Twenty Reasons the NHL Rejected the Kovalchuk Contract

By now, you've likely heard the news that Ilya Kovalchuk's contract with the New Jersey Devils has been rejected by the NHL. You've probably also learned that Kovy's contract was rejected despite the NHL approving a host of similar contracts that utilize the same loophole in their current collective bargaining agreement. Wondering why this one broke the camel's back, so to speak? Well, we at PiTB did a little sleuthing, and it turns out there were at least twenty perfectly good reasons, reported (exclusively!) below:

  1. Stipulation excusing Kovalchuk from the backcheck contravenes the CBA.

  2. It is impossible to calculate salary cap hit of "OMG all the money".

  3. Portion stipulating that play-by-play announcer Mike Emrick must call Alex Ovechkin "Bride of Kovalchucky" during all Washington visits to New Jersey contravenes the CBA.

  4. Lou-Bucks are not a valid currency.

  5. The sheer immensity of the contract roused Lord Chaos, who realized it had been a while since he had done anything head-scratchingly contradictory.

  6. NHL learned of Lamoriello's plan to bench Zach Parise mid-season and come down from the GM's office to be Kovalchuk's center.

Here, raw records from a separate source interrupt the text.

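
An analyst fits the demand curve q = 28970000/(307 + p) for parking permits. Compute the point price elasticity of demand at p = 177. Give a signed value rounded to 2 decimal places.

dq/dp = −28970000/(307 + p)² = -123.668. At p = 177, q = 59855.4.
Ed = (dq/dp)·(p/q) = (-123.668) × (177/59855.4) = -0.3657…

-0.37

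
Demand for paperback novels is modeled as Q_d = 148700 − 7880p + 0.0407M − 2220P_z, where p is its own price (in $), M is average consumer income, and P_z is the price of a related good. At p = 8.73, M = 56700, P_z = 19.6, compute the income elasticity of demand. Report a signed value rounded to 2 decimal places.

At the given values, Q_d = 148700 − 7880(8.73) + 0.0407(56700) − 2220(19.6) = 38703.29.
∂Q_d/∂M = 0.0407.
E = (0.0407) × (56700/38703.29) = 0.0596…

0.06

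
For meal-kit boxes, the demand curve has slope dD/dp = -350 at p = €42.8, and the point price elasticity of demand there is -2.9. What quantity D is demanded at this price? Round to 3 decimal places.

Ed = (dD/dp)·(p/D) ⇒ D = (dD/dp)·p/Ed = (-350)·42.8/(-2.9) = 5165.51724…

5165.517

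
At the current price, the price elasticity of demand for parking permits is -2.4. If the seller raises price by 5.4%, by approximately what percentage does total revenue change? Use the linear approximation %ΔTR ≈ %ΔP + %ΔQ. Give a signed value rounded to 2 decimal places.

-7.56%

%ΔQ ≈ Ed × %ΔP = (-2.4) × (+5.4%) = -12.9600%
%ΔTR ≈ %ΔP + %ΔQ = (+5.4%) + (-12.9600%) = -7.5600%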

  7. Having spent so much time calculating Phoenix Coyotes home attendance figures, numbers above 10,000 are impossible for Gary Bettman to comprehend.

  8. NHL learned of Lou Lamoriello's plan to get the money by building a death ray, pointing it at United Nations, and holding the world's powers hostage.

  9. Enormity of contract meant that the Devils could no longer afford to sweep the ice with zambonis; proposed cheap replacement, Lindsay Lohan's nose, deemed unacceptable.

  10. "Shots Vodka Bonus" contravenes the CBA.

  11. NHL announces that, just like PiTB, they have fallen in love with Kyle Wellwood, and no contract will be approved until somebody signs him.

  12. NHL simply looking out for Kovy's best interests: nobody wants to spend a lifetime in New Jersey.

  13. Outrage over BP oil spill made NHL brass sensitive to any instance of something circumventing a cap.

  14. Upon second look, NHL discovered the last seven years of the contract were to be paid in "Itchy & Scratchy Money," which, because it's not accepted anywhere, doesn't count against the cap.

  15. Gary Bettman still holding out hope for Alex Ovechkin and Ilya Kovalchuk to make the Decision to join Ilya Bryzgalov in Phoenix and form Russian superteam in 2021.

  16. No-trade clause that kicks in for 2018 confused NHL war room in Toronto, as they don't understand what a kicking motion is.

  17. Upon hearing Pierre McGuire announce it, Gary Bettman got scared when phrases "Jersey Devil" and "monster contract" were used so close together.

  18. Contracts so long they can be considered hereditary contravene the CBA.

  19. Upon learning contract was drawn up by New Jersey mafia, NHL realized that KHL is merely a truncation of "killhole", and New Jersey's plan to bury him in the KHL for the last six years of the contract were far more sinister than anybody could have imagined.

  20. After forgetting how to tie his shoes, Gary Bettman decided to crack down on loopholes.

Anyway, that's all I've heard. Perhaps you've heard of some additional reasons? We'd love to hear them in the comments.